No warranty. Open Publication works are licensed and provided “as is”
without warranty of any kind, express or implied, including, but not
limited to, the implied warranties of merchantability and fitness for
a particular purpose or a warranty of non-infringement.

### D.4  Requirements on modified works

All modified versions of documents covered by this license, including
translations, anthologies, compilations and partial documents, must
meet the following requirements:

  1. The modified version must be labeled as such. 
  2. The person making the modifications must be identified and the
     modifications dated.
  3. Acknowledgement of the original author and publisher if
     applicable must be retained according to normal academic citation
     practices.
  4. The location of the original unmodified document must be identified. 
  5. The original author’s (or authors’) name(s) may not be used to
     assert or imply endorsement of the resulting document without the
     original author’s (or authors’) permission.

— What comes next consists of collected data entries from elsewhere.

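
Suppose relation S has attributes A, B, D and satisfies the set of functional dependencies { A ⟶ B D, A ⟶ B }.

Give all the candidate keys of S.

Attribute A never appears on the right-hand side of any dependency, so A must belong to every candidate key.
{A}⁺ = {A, B, D}, which is all of the schema, so {A} is the only candidate key.

{A}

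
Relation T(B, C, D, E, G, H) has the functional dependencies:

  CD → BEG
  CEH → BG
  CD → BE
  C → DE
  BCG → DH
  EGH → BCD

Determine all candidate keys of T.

{C}, {E, G, H}

{C}⁺: C→DE adds D, E; CD→BEG adds B, G; BCG→DH adds H → {B, C, D, E, G, H}.
{E, G, H}⁺: EGH→BCD adds B, C, D → {B, C, D, E, G, H}. Minimal: {G, H}⁺ = {G, H}; {E, H}⁺ = {E, H}; {E, G}⁺ = {E, G} — none reach the full schema.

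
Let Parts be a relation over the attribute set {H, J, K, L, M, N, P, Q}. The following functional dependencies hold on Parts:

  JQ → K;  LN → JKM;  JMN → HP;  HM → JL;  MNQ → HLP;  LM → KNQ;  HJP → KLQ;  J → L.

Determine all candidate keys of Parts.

{H, M}⁺: HM→JL adds J, L; LM→KNQ adds K, N, Q; JMN→HP adds P → {H, J, K, L, M, N, P, Q}. Minimal: {M}⁺ = {M}; {H}⁺ = {H} — none reach the full schema.
{J, M}⁺: J→L adds L; LM→KNQ adds K, N, Q; JMN→HP adds H, P → {H, J, K, L, M, N, P, Q}. Minimal: {M}⁺ = {M}; {J}⁺ = {J, L} — none reach the full schema.
{J, N}⁺: J→L adds L; LN→JKM adds K, M; JMN→HP adds H, P; LM→KNQ adds Q → {H, J, K, L, M, N, P, Q}. Minimal: {N}⁺ = {N}; {J}⁺ = {J, L} — none reach the full schema.
{L, M}⁺: LM→KNQ adds K, N, Q; LN→JKM adds J; JMN→HP adds H, P → {H, J, K, L, M, N, P, Q}. Minimal: {M}⁺ = {M}; {L}⁺ = {L} — none reach the full schema.
{L, N}⁺: LN→JKM adds J, K, M; JMN→HP adds H, P; LM→KNQ adds Q → {H, J, K, L, M, N, P, Q}. Minimal: {N}⁺ = {N}; {L}⁺ = {L} — none reach the full schema.
{M, N, Q}⁺: MNQ→HLP adds H, L, P; LM→KNQ adds K; LN→JKM adds J → {H, J, K, L, M, N, P, Q}. Minimal: {N, Q}⁺ = {N, Q}; {M, Q}⁺ = {M, Q}; {M, N}⁺ = {M, N} — none reach the full schema.
Any other superkey contains one of these as a subset, so there are no further candidate keys.

{H, M}; {J, M}; {J, N}; {L, M}; {L, N}; {M, N, Q}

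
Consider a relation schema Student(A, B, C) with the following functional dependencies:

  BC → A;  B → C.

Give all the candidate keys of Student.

B

Attribute B never appears on the right-hand side of any dependency, so B must belong to every candidate key.
{B}⁺ = {A, B, C}, which is all of the schema, so {B} is the only candidate key.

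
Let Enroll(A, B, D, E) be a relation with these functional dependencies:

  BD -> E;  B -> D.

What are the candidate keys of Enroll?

{A, B}

Attributes A, B never appear on any right-hand side, so every candidate key must contain {A, B}.
{A, B}⁺ = {A, B, D, E}, which is all of the schema, so {A, B} is the only candidate key.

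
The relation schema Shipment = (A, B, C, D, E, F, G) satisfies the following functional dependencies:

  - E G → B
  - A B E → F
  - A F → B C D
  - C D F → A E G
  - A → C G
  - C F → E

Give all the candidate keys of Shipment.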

### D.5  Good-practice recommendations

In addition to the requirements of this license, it is requested from
and strongly recommended of redistributors that:

  1. If you are distributing Open Publication works on hardcopy or
     CD-ROM, you provide email notification to the authors of your
     intent to redistribute at least thirty days before your
     manuscript or media freeze, to give the authors time to provide
     updated documents. This notification should describe
     modifications, if any, made to the document.
  2. All substantive modifications (including deletions) be either
     clearly marked up in the document or else described in an
     attachment to the document.
  3. Finally, while it is not mandatory under this license, it is
     considered good form to offer a free copy of any hardcopy and
     CD-ROM expression of an Open Publication-licensed work to its
     author(s).

### D.6  License options

The author(s) and/or publisher of an Open Publication-licensed
document may elect certain options by appending language to the
reference to or copy of the license. These options are considered part
of the license instance and must be included with the license (or its
incorporation by reference) in derived works.

  1. To prohibit distribution of substantively modified versions
     without the explicit permission of the author(s). “Substantive
     modification” is defined as a change to the semantic content of
     the document, and excludes mere changes in format or
     typographical corrections.

     To accomplish this, add the phrase “Distribution of substantively
     modified versions of this document is prohibited without the
     explicit permission of the copyright holder.” to the license
     reference or copy.

  2. To prohibit any publication of this work or derivative works in
     whole or in part in standard (paper) book form for commercial
     purposes is prohibited unless prior permission is obtained from
     the copyright holder.

     To accomplish this, add the phrase “Distribution of the work or
     derivative of the work in any standard (paper) book form is
     prohibited unless prior permission is obtained from the copyright
     holder.” to the license reference or copy.